The cellular behavior in a bioreactor has a complexity unparalleled in chemical reactors and consequently is very difficult to predict from the external bioreactor conditions. Cell growth is highly complex so that a drastic simplification is required before a manageable model can be developed. In many cases, the objective of mathematical model development is explicitly aimed at providing the basis for predicting, controlling, and optimizing the performance of a bioreactor. Mathematical models are indispensable in determining the optimal operating conditions of bioreactors, in particular, fed-batch bioreactors. Nonequation models such as neural network models can be developed and used for optimization purposes when it is not possible to write mass balance equations with appropriate specific rate expressions. However, the results obtained are not as satisfactory as those obtained from equation-based models. Nevertheless, when it is not possible to write one or more mass balance equations and appropriate rate expressions are not possible for key variables, this statistical approach is indispensable.

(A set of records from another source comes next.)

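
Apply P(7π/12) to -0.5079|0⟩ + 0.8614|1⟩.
-0.5079|0⟩ + (-0.2229 + 0.832i)|1⟩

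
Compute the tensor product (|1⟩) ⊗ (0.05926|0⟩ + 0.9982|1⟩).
0.05926|10⟩ + 0.9982|11⟩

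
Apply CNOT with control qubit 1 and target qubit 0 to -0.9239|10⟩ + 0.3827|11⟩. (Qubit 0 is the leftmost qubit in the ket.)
0.3827|01⟩ - 0.9239|10⟩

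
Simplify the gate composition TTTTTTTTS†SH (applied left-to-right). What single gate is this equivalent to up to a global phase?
H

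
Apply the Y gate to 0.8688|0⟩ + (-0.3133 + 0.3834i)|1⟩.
(0.3834 + 0.3133i)|0⟩ + 0.8688i|1⟩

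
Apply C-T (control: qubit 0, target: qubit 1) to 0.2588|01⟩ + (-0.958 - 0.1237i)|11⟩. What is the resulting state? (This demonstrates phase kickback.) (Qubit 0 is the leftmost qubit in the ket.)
0.2588|01⟩ + (-0.5899 - 0.7649i)|11⟩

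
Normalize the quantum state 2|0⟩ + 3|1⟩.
0.5547|0⟩ + 0.8321|1⟩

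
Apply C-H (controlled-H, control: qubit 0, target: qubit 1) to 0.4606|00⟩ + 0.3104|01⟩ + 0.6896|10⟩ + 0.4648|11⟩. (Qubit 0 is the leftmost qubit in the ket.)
0.4606|00⟩ + 0.3104|01⟩ + 0.8163|10⟩ + 0.159|11⟩

C-H leaves the control-|0⟩ kets |00⟩, |01⟩ unchanged and applies H to qubit 1 on the control-|1⟩ pair (|10⟩, |11⟩).
H = [[1/√2, 1/√2], [1/√2, -1/√2]].
With a = amp(|10⟩) = 0.6896 and b = amp(|11⟩) = 0.4648:
new amp(|10⟩) = (1/√2)·a + (1/√2)·b = 0.8163
new amp(|11⟩) = (1/√2)·a + (-1/√2)·b = 0.159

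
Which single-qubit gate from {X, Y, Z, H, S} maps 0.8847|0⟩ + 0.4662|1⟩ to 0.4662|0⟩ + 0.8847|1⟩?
X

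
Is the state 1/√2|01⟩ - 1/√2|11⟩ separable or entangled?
Separable

Writing the state as a|00⟩ + b|01⟩ + c|10⟩ + d|11⟩, it is a product state iff ad − bc = 0.
Here (a, b, c, d) = (0, 1/√2, 0, -1/√2): ad − bc = (0)(-1/√2) − (1/√2)(0) = 0, so the state is separable.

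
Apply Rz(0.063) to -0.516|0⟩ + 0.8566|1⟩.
(-0.5157 + 0.01625i)|0⟩ + (0.8562 + 0.02698i)|1⟩

Rz(0.063) = [[e^(−iθ/2), 0], [0, e^(iθ/2)]] with e^(±iθ/2) = cos(θ/2) ± i·sin(θ/2); θ = 0.063, cos(θ/2) ≈ 0.999504, sin(θ/2) ≈ 0.0314948.
With a = amp(|0⟩) = -0.516 and b = amp(|1⟩) = 0.8566:
new amp(|0⟩) = (0.999504 - 0.0314948i)·a = (-0.5157 + 0.01625i)
new amp(|1⟩) = (0.999504 + 0.0314948i)·b = (0.8562 + 0.02698i)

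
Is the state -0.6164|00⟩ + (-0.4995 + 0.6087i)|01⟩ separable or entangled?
Separable

Writing the state as a|00⟩ + b|01⟩ + c|10⟩ + d|11⟩, it is a product state iff ad − bc = 0.
Here (a, b, c, d) = (-0.6164, (-0.4995 + 0.6087i), 0, 0): ad − bc = (-0.6164)(0) − (-0.4995 + 0.6087i)(0) = 0, so the state is separable.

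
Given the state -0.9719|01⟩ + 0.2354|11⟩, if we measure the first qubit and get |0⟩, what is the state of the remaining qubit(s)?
-|1⟩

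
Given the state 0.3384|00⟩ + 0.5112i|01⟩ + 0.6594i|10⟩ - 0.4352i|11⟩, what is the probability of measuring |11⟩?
0.1894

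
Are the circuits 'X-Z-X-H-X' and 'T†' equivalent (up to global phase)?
No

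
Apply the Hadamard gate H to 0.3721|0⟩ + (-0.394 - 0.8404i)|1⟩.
(-0.01549 - 0.5943i)|0⟩ + (0.5417 + 0.5943i)|1⟩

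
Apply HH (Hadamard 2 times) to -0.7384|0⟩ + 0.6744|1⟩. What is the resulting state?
-0.7384|0⟩ + 0.6744|1⟩

H² = I, so an even number of Hadamards cancels: H^2 = I and the state is unchanged.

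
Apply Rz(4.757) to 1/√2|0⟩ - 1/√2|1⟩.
(-0.511 - 0.4887i)|0⟩ + (0.511 - 0.4887i)|1⟩

Rz(4.757) = [[e^(−iθ/2), 0], [0, e^(iθ/2)]] with e^(±iθ/2) = cos(θ/2) ± i·sin(θ/2); θ = 4.757, cos(θ/2) ≈ -0.722702, sin(θ/2) ≈ 0.69116.
With a = amp(|0⟩) = 1/√2 and b = amp(|1⟩) = -1/√2:
new amp(|0⟩) = (-0.722702 - 0.69116i)·a = (-0.511 - 0.4887i)
new amp(|1⟩) = (-0.722702 + 0.69116i)·b = (0.511 - 0.4887i)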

In general, models can be divided into two classes: phenomenological (unstructured) models and mechanistic (structured) models., Phenomenological models ignore various cellular processes that are involved, including specific enzymes and cellular structural components. These unstructured models are used to describe the overall observed microbial response in terms of readily measurable variables only, and no provision is made for changes in the internal components of the cells. Conversely, structured models are based on the cellular mechanisms and take into account various cellular processes that depend on the activities of enzymes and the structural components such as ribosomes, mitochondria, macromolecular components such as proteins, DNA and RNA, and carbohydrates. An advantage of such highly structured models is the potential for modeling the interrelationship of the metabolic processes and predicting the effects of internal genetic modification and external disturbances on the overall cellular process. The disadvantages of the highly structured models are the difficulty in determining the kinetics and kinetic constants in individual reactions because many of the cellular components are not readily measurable and computational difficulty is posed by a large number of balance equations that result. Although the complex nature of biological systems may require complicated models of large dimension, oversophistication of models should be avoided because it tends to defy the very purpose of modeling by obscuring the essence of the model and makes the prediction of cellular behavior exceedingly difficult.